The Duck Who Started It All: Happy 85th Birthday, Donald!

You know we love DuckTales. I mean, we talk about it all… the… time! But, let me ask you this: could there be a DuckTales without Donald Duck?

The answer is simply ‘no.’ Donald is the Disney duck who started it all. He was created as a foil to Mickey, and quickly grew in popularity, ultimately usurping the Walt’s main mouse in number of cartoon shorts. That’s no small feat, to be sure.

And here we are, 85 years later. We get to see Donald fully included in the new iteration of DuckTales, as well as in the Paul Rudish Mickey Mouse cartoon shorts and hopefully starring in his own show The Legend of the Three Caballeros (whenever Disney officially announces it).

Further, as comic aficionado Pirate Steven likes to tell us, Donald has had one of the longest runs in print overseas. He even has his own Orange Juice here in the States!

The short of it is, Donald is a Disney staple. People love him, and we’re excited to see Disney give at least a little effort to celebrate him this weekend.

That’s why I thought it’d be fun to make a list of 10 classic Donald Duck shorts that I remember watching over and over as a kid. 10 is just a mere sampling of Donald’s legacy, so don’t treat this as any sort of definitive list. In fact, throw a shoutout to your favorites in the comments below.

I’m going to let these shorts speak for themselves, because I don’t think any words I have can do them justice.

Let’s get started….

1. The Band Concert

February 23, 1935

2. Moving Day

June 20, 1936

3. Clock Cleaners

October 15, 1937

4. Lonesome Ghosts

December 24, 1937

5. Mr. Duck Steps Out

June 7, 1940

6. Donald’s Snow Fight

April 10, 1942

7. Donald Duck and the Gorilla

March 31, 1944

8. The Clock Watcher

January 26, 1945

9. Donald Applecore

January 18, 1952

10. Trick or Treat

October 10, 1952

So there is a quick look back over Donald’s 85 years of angst and comedy.

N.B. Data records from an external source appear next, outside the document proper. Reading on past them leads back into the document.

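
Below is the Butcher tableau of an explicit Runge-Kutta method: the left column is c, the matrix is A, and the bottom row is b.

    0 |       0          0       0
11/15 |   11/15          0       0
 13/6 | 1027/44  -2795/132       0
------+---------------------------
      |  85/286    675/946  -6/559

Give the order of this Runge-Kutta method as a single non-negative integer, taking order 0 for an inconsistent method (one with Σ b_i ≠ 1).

3

b = (85/286, 675/946, -6/559)
c = (0, 11/15, 13/6)
Ac = (0, 0, -559/36)
Σ b_i: 85/286·1 + 675/946·1 + (-6/559)·1 = 1 ✓
b·c: 675/946·11/15 + (-6/559)·13/6 = 1/2 ✓
b·c²: 675/946·121/225 + (-6/559)·169/36 = 1/3 ✓
b·Ac: (-6/559)·(-559/36) = 1/6 ✓; 3 stages ⇒ order 3.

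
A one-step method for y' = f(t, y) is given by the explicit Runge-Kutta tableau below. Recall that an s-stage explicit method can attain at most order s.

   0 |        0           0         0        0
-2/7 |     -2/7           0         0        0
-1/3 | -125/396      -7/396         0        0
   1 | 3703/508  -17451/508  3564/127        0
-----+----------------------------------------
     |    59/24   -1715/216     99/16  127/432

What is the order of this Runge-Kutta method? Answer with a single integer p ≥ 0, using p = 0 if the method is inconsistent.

b = (59/24, -1715/216, 99/16, 127/432)
c = (0, -2/7, -1/3, 1)
Ac = (0, 0, 1/198, 117/254)
Σ b_i: 59/24·1 + (-1715/216)·1 + 99/16·1 + 127/432·1 = 1 ✓
b·c: (-1715/216)·(-2/7) + 99/16·(-1/3) + 127/432·1 = 1/2 ✓
b·c²: (-1715/216)·4/49 + 99/16·1/9 + 127/432·1 = 1/3 ✓
b·Ac: 99/16·1/198 + 127/432·117/254 = 1/6 ✓
b·c³: (-1715/216)·(-8/343) + 99/16·(-1/27) + 127/432·1 = 1/4 ✓
b·(c∘Ac): 99/16·(-1/594) + 127/432·117/254 = 1/8 ✓
b·Ac²: 99/16·(-1/693) + 127/432·279/889 = 1/12 ✓
b·A²c: 127/432·18/127 = 1/24 ✓; 4 stages ⇒ order 4.

4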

Maybe I’m being too hopefully, but it’d be nice to see Disney give us a release of classic Donald shorts like they did with Celebrating Mickey because – as you can tell – some are harder to find these days, even with YouTube.

If you’re curious about seeing more on how Donald has evolved as a character through the years, I highly recommend checking out David Lee’s Explaining Disney series, and his episodes looking at Donald Duck’s graphic style as well as the evolution of his voice.